Clients often wonder how frequently their estate planning documents should be reviewed. Is there a set period of time we recommend to review and perhaps update wills and other estate planning documents? As we have advised in the past, the answer depends more upon needs and life stages rather than the passage of time.

The first consideration should be whether there is a need to change a document. For example, after a move to a new state, the estate planning documents should be reviewed by an attorney licensed to practice in that state. Further, if the executor named in a will has died, moved out of state, or is no longer the appropriate person to serve, the will should be updated to substitute another executor for the one who will no longer serve. Similarly, if a guardian for a minor child is no longer appropriate because he or she has relocated to another state, or because the guardian’s personal circumstances have changed, it may be necessary to revise the will to name a new guardian. A change in the tax laws may also suggest a need for revision of a will or trust, as would a significant change in financial circumstances.

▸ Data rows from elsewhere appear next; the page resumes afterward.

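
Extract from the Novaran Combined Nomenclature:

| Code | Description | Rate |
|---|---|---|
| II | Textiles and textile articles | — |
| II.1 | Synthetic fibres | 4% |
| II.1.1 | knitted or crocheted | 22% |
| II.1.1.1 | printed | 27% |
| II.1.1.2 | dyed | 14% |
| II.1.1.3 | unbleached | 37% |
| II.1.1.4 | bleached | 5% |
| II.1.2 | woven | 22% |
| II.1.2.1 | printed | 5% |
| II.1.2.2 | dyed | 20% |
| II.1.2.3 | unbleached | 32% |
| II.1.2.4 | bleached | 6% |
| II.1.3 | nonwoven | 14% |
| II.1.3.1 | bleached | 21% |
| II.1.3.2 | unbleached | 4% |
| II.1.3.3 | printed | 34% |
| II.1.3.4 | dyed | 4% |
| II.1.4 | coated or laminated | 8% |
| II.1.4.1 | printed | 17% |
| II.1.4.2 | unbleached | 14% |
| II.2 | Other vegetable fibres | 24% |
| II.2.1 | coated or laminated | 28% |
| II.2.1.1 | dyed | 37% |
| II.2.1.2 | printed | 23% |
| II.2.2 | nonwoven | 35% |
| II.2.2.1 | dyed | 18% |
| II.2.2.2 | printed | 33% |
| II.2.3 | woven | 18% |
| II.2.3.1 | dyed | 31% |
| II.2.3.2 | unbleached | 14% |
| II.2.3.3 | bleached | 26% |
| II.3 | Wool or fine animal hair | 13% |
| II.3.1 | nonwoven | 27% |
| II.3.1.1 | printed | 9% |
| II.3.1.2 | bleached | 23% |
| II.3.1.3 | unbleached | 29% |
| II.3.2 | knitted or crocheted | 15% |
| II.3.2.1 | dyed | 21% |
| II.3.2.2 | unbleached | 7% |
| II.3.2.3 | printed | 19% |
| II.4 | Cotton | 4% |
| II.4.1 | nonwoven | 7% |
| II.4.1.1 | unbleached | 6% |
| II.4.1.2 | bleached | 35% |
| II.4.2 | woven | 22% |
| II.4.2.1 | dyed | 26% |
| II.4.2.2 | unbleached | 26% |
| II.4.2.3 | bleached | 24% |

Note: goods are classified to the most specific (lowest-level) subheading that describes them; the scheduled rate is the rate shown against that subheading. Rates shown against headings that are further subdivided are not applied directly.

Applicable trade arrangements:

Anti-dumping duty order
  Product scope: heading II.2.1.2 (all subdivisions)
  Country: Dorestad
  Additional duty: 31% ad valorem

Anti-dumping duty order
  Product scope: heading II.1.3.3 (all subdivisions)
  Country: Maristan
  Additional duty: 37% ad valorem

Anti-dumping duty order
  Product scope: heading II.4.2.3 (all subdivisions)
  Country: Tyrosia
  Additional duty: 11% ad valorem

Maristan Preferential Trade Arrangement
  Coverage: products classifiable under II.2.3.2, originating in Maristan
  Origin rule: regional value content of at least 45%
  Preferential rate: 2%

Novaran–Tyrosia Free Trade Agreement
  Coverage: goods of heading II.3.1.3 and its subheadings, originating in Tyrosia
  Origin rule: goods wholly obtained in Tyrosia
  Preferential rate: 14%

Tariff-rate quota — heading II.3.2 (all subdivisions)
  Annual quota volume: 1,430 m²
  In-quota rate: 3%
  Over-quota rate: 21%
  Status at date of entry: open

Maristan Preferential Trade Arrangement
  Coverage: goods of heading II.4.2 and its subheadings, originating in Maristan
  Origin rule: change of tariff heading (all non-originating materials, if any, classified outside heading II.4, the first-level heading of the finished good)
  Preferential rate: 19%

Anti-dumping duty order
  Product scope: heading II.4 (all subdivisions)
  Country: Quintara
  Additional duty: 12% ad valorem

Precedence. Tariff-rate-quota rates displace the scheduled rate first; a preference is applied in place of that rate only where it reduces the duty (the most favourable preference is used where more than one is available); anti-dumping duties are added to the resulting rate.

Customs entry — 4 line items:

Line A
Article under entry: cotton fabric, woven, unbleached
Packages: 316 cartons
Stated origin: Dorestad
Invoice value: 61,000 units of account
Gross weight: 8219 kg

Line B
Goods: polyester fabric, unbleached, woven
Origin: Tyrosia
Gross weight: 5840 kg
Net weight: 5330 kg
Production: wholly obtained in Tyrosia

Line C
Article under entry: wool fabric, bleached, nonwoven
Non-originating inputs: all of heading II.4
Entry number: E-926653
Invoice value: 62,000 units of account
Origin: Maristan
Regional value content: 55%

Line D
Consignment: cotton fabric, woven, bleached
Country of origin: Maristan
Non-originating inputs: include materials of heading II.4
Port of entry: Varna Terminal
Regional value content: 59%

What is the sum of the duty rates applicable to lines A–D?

105%

Line A: cotton → II.4; woven → II.4.2; unbleached → II.4.2.2. Scheduled 26%. No special measure applies. → 26%.
Line B: polyester → II.1; woven → II.1.2; unbleached → II.1.2.3. Scheduled 32%. Tyrosia agreement on II.3.1.3: II.1.2.3 not covered. → 32%.
Line C: wool → II.3; nonwoven → II.3.1; bleached → II.3.1.2. Scheduled 23%. Maristan agreement on II.2.3.2: II.3.1.2 not covered; Maristan agreement on II.4.2: II.3.1.2 not covered. → 23%.
Line D: cotton → II.4; woven → II.4.2; bleached → II.4.2.3. Scheduled 24%. Maristan agreement on II.2.3.2: II.4.2.3 not covered; Maristan agreement on II.4.2: CTH not met. → 24%.
Sum: 26% + 32% + 23% + 24% = 105%.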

New life stages may also provide reasons to update estate planning documents.  For example, when children are minors, it is often appropriate to establish a trust to hold a child’s inheritance until a child reaches a specific age in order to safeguard the funds and minimize potential waste. As a child grows up, the need for a trust may be eliminated, or the terms of a trust might warrant a change to give a child different benefits or more control. Similarly, when a child becomes an adult, it may be appropriate to name the child to a position of responsibility, as perhaps appointing the child as an executor.

For clients with a desire for more concrete guidance, and who think in terms of time, we generally recommend that documents be reviewed at least every ten years. There are some practical reasons for this recommendation. Estate planning documents encompass not only wills and trust agreements, but also lifetime planning documents such as powers of attorney and advance directives for health care. Particularly in the case of a power of attorney, periodic updating is important because individuals or institutions presented with a power of attorney are more comfortable accepting a recently dated document. Older powers of attorney, although perfectly legal, can raise concerns that the document may have been changed, revoked, or superseded in the interim period. A power of attorney that is more current is less apt to raise a question.

Regarding storage of original estate planning documents, for many years it was common for lawyers and law firms to store original wills and other documents for their clients. However, our firm and many others now turn over to the clients their original wills, trust agreements, powers of attorney, and health care documents, while maintaining electronic copies. It is of particular importance for the client to safeguard the original will, as only an original will, with very limited exceptions, may be probated. We recommend that original estate planning documents be maintained in a client’s home safe, secure file cabinet, lock box, or similar safe location. A safe deposit box at a bank is less desirable because of the difficulty in gaining access after a box owner’s death.